I just wish that the rest of the terrific ensemble here built around Grant and Hartnett were better realized and utilized.  Take, for instance, Statham's cool and collected Orson, who is established as a secret agent of the highest order that - we're informed through some throwaway dialogue - has a series of phobias that make him a dicey person for Nathan to hire in the first place.  Question: why introduce this character trait, and then do absolutely nothing with it?  Like...at all?  This would have given Statham some glorious material to work with and the comedic possibilities of seeing this Ethan Hunt-ian character get scared easily in the field could have made OPERATION FORTUNE stand apart.  Alas, Orson is in one-note/kick-ass mode throughout, which certainly plays into Statham's wheelhouse, for sure, but it doesn't make the character all that interesting (all in all, Orson could have been handpicked and hijacked from any other B-grade spy thriller and inserted in here).  And what a horrendous waste of Aubrey Plaza's considerable comedic talents here.  More or less, she spends much of her time staring at computer screens and dishing out Intel and instructions to her team members, and all while appearing to have a snarky pun for any occasion.  This would be fun if the jokes that Plazza was given actually stuck to landing and elicited genuine laughs, but most of her lines seem either forced or grain inducing.  Considering some of the colorful and eccentric weirdoes that have populated so many of Ritchie's best films, it's ultimately disappointing to see most of the cast here - sans Grant and Hartnett - playing dull and interchangeable character types that seem beneath the director and actors' talents.     

OPERATION: FORTUNE has the requisite look down pat and is filled to the rim with exquisite-looking locations, finely dressed heroes and villains, high-tech gadgets, and instances of rough and rugged action laced with comedy (I greatly enjoyed one sly scene involving Orson engaging in a home invasion, but he abruptly stops his mission when he sees BUTCH CASSIDY AND THE SUNDANCE KID playing on a nearby TV), not to mention a recurring subplot involving Danny's near teary-eyed reunion with a prized Ford Mustang.  There's a lot of untapped promise in OPERATION FORTUNE, but so much of what actually transpires in it comes off as oddly inert and lacking in true intrigue.  Many of the characters are simply not colorful enough to command my interest, the decent action beats are strangely strung out and few and far between, and the potentially frightening MacGuffin at the heart of it all (and the quest by all to attain it) never really pays off in an exciting fashion (the film's final sections feel paradoxically rushed and too padded, causing momentum issues as the story runs out of breath while trying to cross the finish line).  And, yeah, there's a sequel bait ending, but I highly doubt that this film will get a sequel in the first place.
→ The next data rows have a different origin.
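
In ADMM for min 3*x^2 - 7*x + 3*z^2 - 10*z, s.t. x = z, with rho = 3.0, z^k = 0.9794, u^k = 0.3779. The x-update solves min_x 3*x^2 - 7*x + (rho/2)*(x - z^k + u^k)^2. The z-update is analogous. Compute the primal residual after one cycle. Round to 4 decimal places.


ADMM iteration with rho = 3.0, z^k = 0.9794, u^k = 0.3779
Step 1: x-update.
Minimize 3*x^2 - 7*x + (3.0/2)*(x - 0.9794 + 0.3779)^2
FOC: (2*3 + 3.0)*x = 7 + 3.0*(0.9794 - 0.3779)
x^{k+1} = 0.9783
Step 2: z-update.
Minimize 3*z^2 - 10*z + (3.0/2)*(0.9783 - z + 0.3779)^2
FOC: (2*3 + 3.0)*z = 10 + 3.0*(0.9783 + 0.3779)
z^{k+1} = 1.5632
Step 3: u-update.
u^{k+1} = 0.3779 + 0.9783 - 1.5632 = -0.207
Step 4: Primal residual = |0.9783 - 1.5632| = 0.5849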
OPERATION: FORTUNE should have been a relative genre home run for Ritchie and company, and coming off of a mini-career resurgence for the filmmaker, it represents a slight step backwards for him.  The film is more lukewarm and tired than it is piping hot and exhilarating, and considering the other extraordinary examples of the genre that have come out in recent times, this one had its work cut out for it.  Maybe the film's somewhat troubled production history had something to do with it being so uneven (it was originally shot in 2021 and was supposed to be released in early 2022, but because the original cut featured Ukrainian henchmen working for the villain, the makers thought it would be in bad taste to release it at the same time of Russia's invasion of Ukraine).  Regardless of the reported tinkering that occurred with the final product, changing one troublesome element did not appear to save OPERATION FORTUNE as a whole.  It's no wonder that this film got unceremoniously dumped in a small handful of cinemas and then quickly to streaming on Amazon Prime.  This is an obvious 007-wannabe (with Ritchie-branded shenanigans) through and through, but one that's not equal to challenge in most respects and is, sadly to say, not worthy of anyone's time and investment.